Developing a 3D Model Culture of an EBV+/CD30+ B-Anaplastic Large Cell Lymphoma Cell Line to Assay Brentuximab Vedotin Treatment.
Paolo Giannoni, Gabriella Pietra, Orlando Izzo, Giuseppina Fugazza, Roberto Benelli, Alessandro Poggi, Mauro Krampera, Chiara Utzeri, Monica Marchese, Marco Musso, Paola Visconti, Daniela de Totero
Abstract
Open AccessBACKGROUND/OBJECTIVES: Three-dimensional (3D) in vitro cell culture models have recently stimulated great interest since they may have more pre-clinical value than conventional in vitro 2D models.

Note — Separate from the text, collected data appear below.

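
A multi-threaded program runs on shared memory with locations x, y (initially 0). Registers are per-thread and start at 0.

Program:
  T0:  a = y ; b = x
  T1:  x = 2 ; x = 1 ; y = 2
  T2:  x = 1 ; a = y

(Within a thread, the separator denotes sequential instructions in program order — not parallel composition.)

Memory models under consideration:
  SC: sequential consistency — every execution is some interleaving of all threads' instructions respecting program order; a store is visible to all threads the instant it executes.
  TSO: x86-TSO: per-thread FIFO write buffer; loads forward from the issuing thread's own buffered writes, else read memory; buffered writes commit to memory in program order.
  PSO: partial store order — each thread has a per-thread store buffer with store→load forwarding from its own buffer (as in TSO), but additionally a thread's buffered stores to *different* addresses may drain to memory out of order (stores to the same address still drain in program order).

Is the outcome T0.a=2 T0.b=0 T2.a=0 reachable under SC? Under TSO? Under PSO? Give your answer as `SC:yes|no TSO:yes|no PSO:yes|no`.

outcome vector order: (T0.a,T0.b,T2.a)
under SC → 000, 002, 010, 012, 020, 022, 210, 212
under TSO → 000, 002, 010, 012, 020, 022, 210, 212
under PSO → 000, 002, 010, 012, 020, 022, 200, 202, 210, 212, 220, 222
target 200 ∈ {PSO}

SC:no TSO:no PSO:yes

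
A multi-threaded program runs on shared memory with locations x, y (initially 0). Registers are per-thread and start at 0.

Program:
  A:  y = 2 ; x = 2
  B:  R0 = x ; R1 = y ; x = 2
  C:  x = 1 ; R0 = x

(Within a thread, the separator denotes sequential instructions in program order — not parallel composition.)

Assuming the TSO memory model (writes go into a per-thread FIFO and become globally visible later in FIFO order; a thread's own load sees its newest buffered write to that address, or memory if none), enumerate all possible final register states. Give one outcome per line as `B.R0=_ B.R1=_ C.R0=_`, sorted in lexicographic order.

outcome vector order: (B.R0,B.R1,C.R0)
|TSO outcomes| = 10

B.R0=0 B.R1=0 C.R0=1
B.R0=0 B.R1=0 C.R0=2
B.R0=0 B.R1=2 C.R0=1
B.R0=0 B.R1=2 C.R0=2
B.R0=1 B.R1=0 C.R0=1
B.R0=1 B.R1=0 C.R0=2
B.R0=1 B.R1=2 C.R0=1
B.R0=1 B.R1=2 C.R0=2
B.R0=2 B.R1=2 C.R0=1
B.R0=2 B.R1=2 C.R0=2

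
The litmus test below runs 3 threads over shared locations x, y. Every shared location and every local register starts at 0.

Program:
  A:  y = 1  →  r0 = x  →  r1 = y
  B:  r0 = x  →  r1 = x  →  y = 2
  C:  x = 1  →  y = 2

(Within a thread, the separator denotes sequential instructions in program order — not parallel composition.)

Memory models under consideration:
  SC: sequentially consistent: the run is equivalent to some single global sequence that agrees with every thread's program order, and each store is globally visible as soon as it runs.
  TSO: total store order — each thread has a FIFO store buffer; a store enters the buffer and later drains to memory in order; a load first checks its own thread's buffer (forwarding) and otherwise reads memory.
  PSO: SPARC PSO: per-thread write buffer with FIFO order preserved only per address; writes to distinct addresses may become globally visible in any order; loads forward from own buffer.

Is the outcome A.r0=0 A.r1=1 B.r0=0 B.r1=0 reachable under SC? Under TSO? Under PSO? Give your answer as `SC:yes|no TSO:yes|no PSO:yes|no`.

outcome vector order: (A.r0,A.r1,B.r0,B.r1)
under SC → <0 1 0 0>; <0 1 0 1>; <0 1 1 1>; <0 2 0 0>; <0 2 0 1>; <0 2 1 1>; <1 1 0 0>; <1 1 0 1>; <1 1 1 1>; <1 2 0 0>; <1 2 0 1>; <1 2 1 1>
under TSO → <0 1 0 0>; <0 1 0 1>; <0 1 1 1>; <0 2 0 0>; <0 2 0 1>; <0 2 1 1>; <1 1 0 0>; <1 1 0 1>; <1 1 1 1>; <1 2 0 0>; <1 2 0 1>; <1 2 1 1>
under PSO → <0 1 0 0>; <0 1 0 1>; <0 1 1 1>; <0 2 0 0>; <0 2 0 1>; <0 2 1 1>; <1 1 0 0>; <1 1 0 1>; <1 1 1 1>; <1 2 0 0>; <1 2 0 1>; <1 2 1 1>
target <0 1 0 0> ∈ {SC,TSO,PSO}

SC:yes TSO:yes PSO:yes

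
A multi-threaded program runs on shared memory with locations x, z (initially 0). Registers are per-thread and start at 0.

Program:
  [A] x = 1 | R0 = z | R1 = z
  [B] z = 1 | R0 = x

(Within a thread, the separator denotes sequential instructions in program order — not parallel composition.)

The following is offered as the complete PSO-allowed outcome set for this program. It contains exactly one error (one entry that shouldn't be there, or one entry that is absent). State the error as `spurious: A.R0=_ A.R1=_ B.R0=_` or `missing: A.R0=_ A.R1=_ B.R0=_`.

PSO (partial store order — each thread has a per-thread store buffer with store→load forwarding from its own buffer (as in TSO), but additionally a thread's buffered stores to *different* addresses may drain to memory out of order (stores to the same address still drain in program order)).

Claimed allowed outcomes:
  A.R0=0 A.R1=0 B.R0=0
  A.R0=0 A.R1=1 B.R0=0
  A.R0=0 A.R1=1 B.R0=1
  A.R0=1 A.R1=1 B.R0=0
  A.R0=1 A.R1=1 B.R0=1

missing: A.R0=0 A.R1=0 B.R0=1

outcome vector order: (A.R0,A.R1,B.R0)
under PSO → 000; 001; 010; 011; 110; 111
PSO∖claimed = {001}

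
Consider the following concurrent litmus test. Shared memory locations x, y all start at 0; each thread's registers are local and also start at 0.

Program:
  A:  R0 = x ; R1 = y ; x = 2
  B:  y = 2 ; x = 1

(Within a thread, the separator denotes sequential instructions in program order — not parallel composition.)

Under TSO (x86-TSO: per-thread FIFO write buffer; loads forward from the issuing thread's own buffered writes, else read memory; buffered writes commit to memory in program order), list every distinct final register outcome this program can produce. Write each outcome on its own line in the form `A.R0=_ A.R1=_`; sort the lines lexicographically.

A.R0=0 A.R1=0
A.R0=0 A.R1=2
A.R0=1 A.R1=2

outcome vector order: (A.R0,A.R1)
|TSO outcomes| = 3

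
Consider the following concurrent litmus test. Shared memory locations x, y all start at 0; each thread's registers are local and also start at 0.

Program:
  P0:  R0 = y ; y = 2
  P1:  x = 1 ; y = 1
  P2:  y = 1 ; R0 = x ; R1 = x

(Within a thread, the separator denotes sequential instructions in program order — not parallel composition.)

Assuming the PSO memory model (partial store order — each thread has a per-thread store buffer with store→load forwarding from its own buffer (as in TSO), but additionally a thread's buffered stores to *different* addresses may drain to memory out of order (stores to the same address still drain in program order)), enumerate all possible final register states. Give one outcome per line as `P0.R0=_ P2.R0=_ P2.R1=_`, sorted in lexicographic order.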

In fact, 3D culture models may mimic the in vivo biophysical 3D structure of tumors and cell-to-cell interaction, thereby representing a more useful approach to testing drug responses. In this study we have developed a 3D culture model of an EBV+/CD30+cell line, D430B, previously characterized as an Anaplastic Large Cell Lymphoma of B phenotype (B-ALCL), to determine the cytotoxic activity of the antibody-drug conjugate Brentuximab Vedotin. METHODS: By using of ultra-low attachment plates, we developed D430B spheroids that appeared particularly homogenous in terms of growth and size. RESULTS: Brentuximab Vedotin treatment (1 to 20 μg/mL) turned out to be significantly cytotoxic to these cells, while the addition of the anti-CD20 chimeric antibody Rituximab (10 μg/mL) appeared almost ineffective, even though these cells express CD20. Moreover, when we co-cultured D430B cells with stromal cells (HS5), to re-create a microenvironment representative of neoplastic cell/mesenchymal cell interactions within the lymph node, we observed a significant, although faint, protective effect. CONCLUSIONS: This simple and reproducible method of generating D430B-ALCL spheroids to evaluate their response to Brentuximab Vedotin treatment, as here described, may provide a valuable preliminary tool for the future pre-clinical screening of patients' primary lymphoma cells or the development of novel therapies for this type of pathology and related diseases.